À la mi-temps je reste donc satisfait et j'ai hâte de découvrir en deuxième partie de match les seuls noms du programme à me dire vaguement quelque chose: Bana et Maillot. Et bien je suis maintenant fixé.
Je ne vais pas m'étendre longuement sur l'affreux morceau de Bana, Windspiele. Une musique trop connue et qui me parait bien peu dansable, le concerto pour Violon de Piotr Illitch. Un super nom pour les costumes (rappelez-vous les Enfants du Paradis!), Letestu a pondu des espèces de longs tutus en papier froissé et des longs pantalons arts martiaux asiatiques.
J'y ai vu, euh, pas grand chose, et je me suis franchement bien ennuyé. Le soliste semble aux anges en dansant ce rôle étrange qui me rappelle un Rocky Balboa en conflit interne et qui a sans doute oublié qu'il y avait de la musique derrière lui. Il y avait peut être une volonté narrative, que je n'ai pas du tout saisie en tout cas. Passons. Je découvre au moins Kirill Kourlaev, un soliste en grande forme technique et qui apporte un peu de testostérone dans ces pièces qui font dans l’ensemble la part belle aux femmes.
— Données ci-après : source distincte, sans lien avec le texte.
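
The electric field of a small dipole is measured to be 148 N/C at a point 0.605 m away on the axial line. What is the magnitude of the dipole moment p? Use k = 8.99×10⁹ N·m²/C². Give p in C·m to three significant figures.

p ≈ 1.82×10⁻⁹ C·m

On axis E = 2kp/r³, so p = Er³/(2k).
p = (148)·(0.605)³ / (2·8.99×10⁹) = 1.823×10⁻⁹ C·m.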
Bana, out, passons donc à Maillot, qui est une jolie découverte et laisse des traces intéressantes. Je ne suis pas fan de toute l'œuvre, parfois trop gymnastiques ou patinoire (la jolie Olga en fait d'ailleurs les frais en s'écroulant à terre avant de s'enfuir dans les coulisses), mais je reste avec cette jolie image des corps de ballets hommes et femmes qui, sur un fond jaune fluo, semblent s'ignorer puis se retrouver alors que le reste de l'œuvre n'est faite que de retrouvailles entre danseurs, d'échanges et de départs attristés.
Ce n'est pas Denys que nous voyons le plus mais Roman Lazik, qui me conforte dans l'idée que, homme comme femme, la compagnie dispose d'atouts majeurs. Je suis frappé de leur joie de vivre et de danser (même du Bana, oui oui), ils se regardent et se sourient en dansant. Ce n'est pas un regard froid vers le public mais bien envers chacun, pour vérifier que tout se passe bien. Une complicité qui permet de donner de la vie à un ballet et rendre attirant un programme qui ne vendait pas beaucoup de rêve initialement.